Lieutenant-General Thomas Gates, whose
commission made him governor of the Virginia colony, was “much grieved” at the
sight of Jamestown Fort. He walked slowly to the desolate-looking little church
in the center of the palisade. Spying the church bell, Gates asked that it be
rung. Then he stepped inside, and the shocked castaways from Bermuda trooped
into the small wooden structure after their leader. The deep, clangorous notes
of the bell rang above their heads.
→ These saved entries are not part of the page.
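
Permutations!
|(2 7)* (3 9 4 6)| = |(2 7)(3 9 4 6)| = 4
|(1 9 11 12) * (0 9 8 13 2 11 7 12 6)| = |(0 9 7 12 1 8 13 2 11 6)| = 10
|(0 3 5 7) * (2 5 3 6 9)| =6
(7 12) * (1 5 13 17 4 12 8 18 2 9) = (1 5 13 17 4 12 7 8 18 2 9) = [0, 5, 9, 3, 12, 13, 6, 8, 18, 1, 10, 11, 7, 17, 14, 15, 16, 4, 2]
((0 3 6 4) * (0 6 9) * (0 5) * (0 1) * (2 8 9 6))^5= (0 8 3 9 6 5 4 1 2)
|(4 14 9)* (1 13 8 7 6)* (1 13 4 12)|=20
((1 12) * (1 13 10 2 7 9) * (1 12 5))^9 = (1 5)(2 12)(7 13)(9 10)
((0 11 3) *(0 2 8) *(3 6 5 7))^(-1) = ((0 11 6 5 7 3 2 8))^(-1) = (0 8 2 3 7 5 6 11)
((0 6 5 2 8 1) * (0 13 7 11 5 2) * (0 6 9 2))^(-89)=((0 9 2 8 1 13 7 11 5 6))^(-89)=(0 9 2 8 1 13 7 11 5 6)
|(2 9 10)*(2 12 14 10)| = 6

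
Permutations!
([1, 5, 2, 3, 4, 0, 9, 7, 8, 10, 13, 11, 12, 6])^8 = (13)(0 5 1)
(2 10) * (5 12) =[0, 1, 10, 3, 4, 12, 6, 7, 8, 9, 2, 11, 5] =(2 10)(5 12)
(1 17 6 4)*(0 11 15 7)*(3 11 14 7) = (0 14 7)(1 17 6 4)(3 11 15) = [14, 17, 2, 11, 1, 5, 4, 0, 8, 9, 10, 15, 12, 13, 7, 3, 16, 6]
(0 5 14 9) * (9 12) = (0 5 14 12 9) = [5, 1, 2, 3, 4, 14, 6, 7, 8, 0, 10, 11, 9, 13, 12]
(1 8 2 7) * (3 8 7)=(1 7)(2 3 8)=[0, 7, 3, 8, 4, 5, 6, 1, 2]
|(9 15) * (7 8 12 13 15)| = 6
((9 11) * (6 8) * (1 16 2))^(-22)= (1 2 16)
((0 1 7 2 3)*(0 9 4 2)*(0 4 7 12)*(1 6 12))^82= ((0 6 12)(2 3 9 7 4))^82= (0 6 12)(2 9 4 3 7)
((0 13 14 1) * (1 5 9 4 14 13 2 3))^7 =(0 1 3 2)(4 9 5 14)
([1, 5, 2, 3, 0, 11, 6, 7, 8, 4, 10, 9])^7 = (0 1 5 11 9 4)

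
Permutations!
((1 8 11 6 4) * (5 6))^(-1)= (1 4 6 5 11 8)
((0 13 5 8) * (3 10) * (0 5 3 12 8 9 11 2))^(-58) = ((0 13 3 10 12 8 5 9 11 2))^(-58) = (0 3 12 5 11)(2 13 10 8 9)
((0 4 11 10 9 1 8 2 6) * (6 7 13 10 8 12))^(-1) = (0 6 12 1 9 10 13 7 2 8 11 4)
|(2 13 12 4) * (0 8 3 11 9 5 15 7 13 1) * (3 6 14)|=15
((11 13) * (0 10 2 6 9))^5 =((0 10 2 6 9)(11 13))^5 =(11 13)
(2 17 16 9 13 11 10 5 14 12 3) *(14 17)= [0, 1, 14, 2, 4, 17, 6, 7, 8, 13, 5, 10, 3, 11, 12, 15, 9, 16]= (2 14 12 3)(5 17 16 9 13 11 10)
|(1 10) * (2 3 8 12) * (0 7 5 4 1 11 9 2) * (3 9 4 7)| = 4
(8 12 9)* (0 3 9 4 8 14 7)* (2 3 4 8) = (0 4 2 3 9 14 7)(8 12) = [4, 1, 3, 9, 2, 5, 6, 0, 12, 14, 10, 11, 8, 13, 7]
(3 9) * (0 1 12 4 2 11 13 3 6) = (0 1 12 4 2 11 13 3 9 6) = [1, 12, 11, 9, 2, 5, 0, 7, 8, 6, 10, 13, 4, 3]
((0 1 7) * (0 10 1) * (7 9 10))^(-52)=((1 9 10))^(-52)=(1 10 9)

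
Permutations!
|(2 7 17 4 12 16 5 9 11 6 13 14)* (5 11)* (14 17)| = |(2 7 14)(4 12 16 11 6 13 17)(5 9)| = 42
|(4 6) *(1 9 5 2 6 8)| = 7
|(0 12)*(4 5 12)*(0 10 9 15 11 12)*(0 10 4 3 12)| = 9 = |(0 3 12 4 5 10 9 15 11)|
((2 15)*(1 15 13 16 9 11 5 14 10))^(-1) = ((1 15 2 13 16 9 11 5 14 10))^(-1) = (1 10 14 5 11 9 16 13 2 15)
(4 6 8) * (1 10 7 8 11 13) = (1 10 7 8 4 6 11 13) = [0, 10, 2, 3, 6, 5, 11, 8, 4, 9, 7, 13, 12, 1]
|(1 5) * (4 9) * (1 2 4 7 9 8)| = 10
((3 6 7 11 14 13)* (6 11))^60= (14)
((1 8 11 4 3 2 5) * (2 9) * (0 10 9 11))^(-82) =(0 9 5 8 10 2 1)(3 4 11)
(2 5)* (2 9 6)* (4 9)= (2 5 4 9 6)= [0, 1, 5, 3, 9, 4, 2, 7, 8, 6]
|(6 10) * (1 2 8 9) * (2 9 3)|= |(1 9)(2 8 3)(6 10)|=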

After that, as William Strachey remembered
(he would soon become the colony’s secretary) in a few moments “all such as
were able to come forth of their houses repaired to church.”
Many
of the sixty men, women, and children at Jamestown were too weak to “come
forth.” Those who were able to shuffle into the church looked, as Percy had
described them, as thin as bare trees, their ragged clothes hanging on them
like dead leaves.
But on that day, amid the horrors,
there was inexpressible joy for a few. At least two Jamestown wives were
reunited with Sea Venture survivors: husbands
they had thought never to see again. Temperance and George Yeardley found each
other. William Pierce embraced Joan and their four-year-old daughter, Jane. The
young husbands’ happiness was dimmed only by their loved ones’ pitiful,
malnourished conditions, by the sunken eyes in gray, gaunt faces, the
once-rounded bodies wasted to stick-figure shapes.
Months
of slow starvation had taken a toll: Temperance Yeardley would not bear a child
for eight years; Joan Pierce, never again.